The root mean squared error (RMSE) value of 1.658 means that, on average, the predicted values from the model deviate from the actual values by approximately 1.658 units. Lower RMSE values indicate a better fit, so this value could be considered moderate in terms of prediction accuracy.
# Predict on the test data
predictions_test <- predict(model, newdata = test_data)
# Calculate R-square on the test data
rsquare_test <- caret::R2(predictions_test, test_data$V201)
rsquare_test
## [1] 0.6124119
# Calculate RMSE on the test data
rmse_test <- caret::RMSE(predictions_test, test_data$V201)
rmse_test
## [1] 1.705514
# LOOCV
loocv <- trainControl(method = "LOOCV")
model_loocv <- train(V201 ~ V013 + V024 + V025 + V106 + V190, data = train_data, method = "glm", trControl = loocv, family = gaussian)

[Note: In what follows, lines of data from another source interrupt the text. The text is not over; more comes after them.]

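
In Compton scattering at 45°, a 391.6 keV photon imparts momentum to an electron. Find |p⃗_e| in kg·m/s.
1.4975e-22 kg·m/s

The electron is initially at rest, so by conservation of momentum:
p⃗_e = p⃗₀ − p⃗'  (incident photon momentum minus scattered photon momentum)

Photon momentum magnitudes (p = h/λ = E/c):
λ₀ = hc/E₀ = 3.1661 pm → p₀ = h/λ₀ = 2.0928e-22 kg·m/s
Δλ = λ_C(1 − cos 45°) = 0.7106 pm
λ' = 3.8767 pm → p' = h/λ' = 1.7092e-22 kg·m/s

The scattered photon makes angle θ = 45° with the incident direction, so by the law of cosines:
|p⃗_e|² = p₀² + p'² − 2p₀p'cos θ
|p⃗_e|² = (2.0928e-22)² + (1.7092e-22)² − 2·2.0928e-22·1.7092e-22·cos(45°)
|p⃗_e| = 1.4975e-22 kg·m/s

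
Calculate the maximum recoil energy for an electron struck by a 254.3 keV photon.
126.8508 keV

Maximum energy transfer occurs at θ = 180° (backscattering).

Initial photon: E₀ = 254.3 keV → λ₀ = 4.8755 pm

Maximum Compton shift (at 180°):
Δλ_max = 2λ_C = 2 × 2.4263 = 4.8526 pm

Final wavelength:
λ' = 4.8755 + 4.8526 = 9.7281 pm

Minimum photon energy (maximum energy to electron):
E'_min = hc/λ' = 127.4492 keV

Maximum electron kinetic energy:
K_max = E₀ - E'_min = 254.3000 - 127.4492 = 126.8508 keV

(Intermediate values are shown rounded; full precision is carried through to the final answer.)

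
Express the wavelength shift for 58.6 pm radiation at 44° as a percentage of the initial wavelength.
1.1621%

Calculate the Compton shift:
Δλ = λ_C(1 - cos(44°))
Δλ = 2.4263 × (1 - cos(44°))
Δλ = 2.4263 × 0.2807
Δλ = 0.6810 pm

Percentage change:
(Δλ/λ₀) × 100 = (0.6810/58.6) × 100
= 1.1621%

(Intermediate values are shown rounded; full precision is carried through to the final answer.)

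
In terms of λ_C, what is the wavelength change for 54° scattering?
0.4122 λ_C

The Compton shift formula is:
Δλ = λ_C(1 - cos θ)

Dividing both sides by λ_C:
Δλ/λ_C = 1 - cos θ

For θ = 54°:
Δλ/λ_C = 1 - cos(54°)
Δλ/λ_C = 1 - 0.5878
Δλ/λ_C = 0.4122

This means the shift is 0.4122 × λ_C = 1.0002 pm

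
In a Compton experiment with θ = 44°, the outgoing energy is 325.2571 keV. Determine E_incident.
396.0000 keV

Convert final energy to wavelength (hc ≈ 1239.842 keV·pm):
λ' = hc/E' = 1239.842 / 325.2571 = 3.8119 pm

Calculate the Compton shift:
Δλ = λ_C(1 - cos(44°))
Δλ = 2.4263 × (1 - cos(44°))
Δλ = 0.6810 pm

Initial wavelength:
λ = λ' - Δλ = 3.8119 - 0.6810 = 3.1309 pm

Initial energy:
E = hc/λ = 1239.842 / 3.1309 = 396.0000 keV

(Intermediate values are shown rounded; full precision is carried through to the final answer.)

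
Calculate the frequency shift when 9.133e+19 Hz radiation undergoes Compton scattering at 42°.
1.457e+19 Hz (decrease)

Convert frequency to wavelength (c = 299792458 m/s):
λ₀ = c/f₀ = 299792458/9.133e+19 = 3.2825190e-12 m = 3.2825 pm

Calculate Compton shift:
Δλ = λ_C(1 - cos(42°)) = 0.6232 pm

Final wavelength:
λ' = λ₀ + Δλ = 3.2825 + 0.6232 = 3.9057 pm

Final frequency:
f' = c/λ' = 299792458/3.9057293e-12 = 7.6757101e+19 Hz

Frequency shift (decrease):
Δf = f₀ - f' = 9.133e+19 - 7.6757101e+19 = 1.457e+19 Hz

(Intermediate values are shown rounded; full precision is carried through to the final answer.)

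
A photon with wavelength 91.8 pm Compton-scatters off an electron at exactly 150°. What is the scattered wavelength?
96.3276 pm

Using the Compton formula: λ' = λ + λ_C(1 − cos θ)

For θ = 150°, cos θ = -√3/2 (exact) ≈ -0.8660, so:
1 − cos 150° = 1 − (-√3/2) ≈ 1.8660

Δλ = λ_C × 1.8660 = 2.4263 × 1.8660 = 4.5276 pm

λ' = 91.8 + 4.5276 = 96.3276 pm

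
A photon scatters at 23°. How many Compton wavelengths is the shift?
0.0795 λ_C

The Compton shift formula is:
Δλ = λ_C(1 - cos θ)

Dividing both sides by λ_C:
Δλ/λ_C = 1 - cos θ

For θ = 23°:
Δλ/λ_C = 1 - cos(23°)
Δλ/λ_C = 1 - 0.9205
Δλ/λ_C = 0.0795

This means the shift is 0.0795 × λ_C = 0.1929 pm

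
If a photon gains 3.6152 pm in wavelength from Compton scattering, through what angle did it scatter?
119.34°

From the Compton formula Δλ = λ_C(1 - cos θ), we can solve for θ:

cos θ = 1 - Δλ/λ_C

Given:
- Δλ = 3.6152 pm
- λ_C = h/(m_e·c) ≈ 2.42631024 pm

cos θ = 1 - 3.6152/2.42631024
cos θ = 1 - 1.489999
cos θ = -0.489999

θ = arccos(-0.489999)
θ = 119.34°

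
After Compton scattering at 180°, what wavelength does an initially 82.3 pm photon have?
87.1526 pm

Using the Compton formula: λ' = λ + λ_C(1 − cos θ)

For θ = 180°, cos θ = -1 (exact) = -1.0000, so:
1 − cos 180° = 1 − (-1) = 2.0000

Δλ = λ_C × 2.0000 = 2.4263 × 2.0000 = 4.8526 pm

λ' = 82.3 + 4.8526 = 87.1526 pm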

rsquare_loocv <- model_loocv$results$Rsquared
rmse_loocv <- model_loocv$results$RMSE
# k-fold cross-validation
kfold <- trainControl(method = "cv", number = 5)
model_kfold <- train(V201 ~ V013 + V024 + V025 + V106 + V190, data = train_data, method = "glm", trControl = kfold, family = gaussian)
rsquare_kfold <- model_kfold$results$Rsquared
rmse_kfold <- model_kfold$results$RMSE
# Repeated k-fold cross-validation
repeated_kfold <- trainControl(method = "repeatedcv", number = 5, repeats = 3)
model_repeated_kfold <- train(V201 ~ V013 + V024 + V025 + V106 + V190, data = train_data, method = "glm", trControl = repeated_kfold, family = gaussian)
rsquare_repeated_kfold <- model_repeated_kfold$results$Rsquared
rmse_repeated_kfold <- model_repeated_kfold$results$RMSE
results <- data.frame(Method = c("Training","Testing", "LOOCV", "k-fold CV", "Repeated k-fold CV"),
R_Square = c(rsquare_train, rsquare_test, rsquare_loocv, rsquare_kfold, rsquare_repeated_kfold),
RMSE = c(rmse_train, rmse_test, rmse_loocv, rmse_kfold, rmse_repeated_kfold))
results
## Method R_Square RMSE
## 1 Training 0.6209423 1.658296
## 2 Testing 0.6124119 1.705514
## 3 LOOCV 0.6202303 1.659853
## 4 k-fold CV 0.6207434 1.659266
## 5 Repeated k-fold CV 0.6206538 1.659355
The differences in R-squared and RMSE among all the methods are quite small. Therefore, any of these methods can be considered for the final prediction. However, based on the slightly higher R-squared and slightly lower RMSE, the k-fold CV method may be preferred.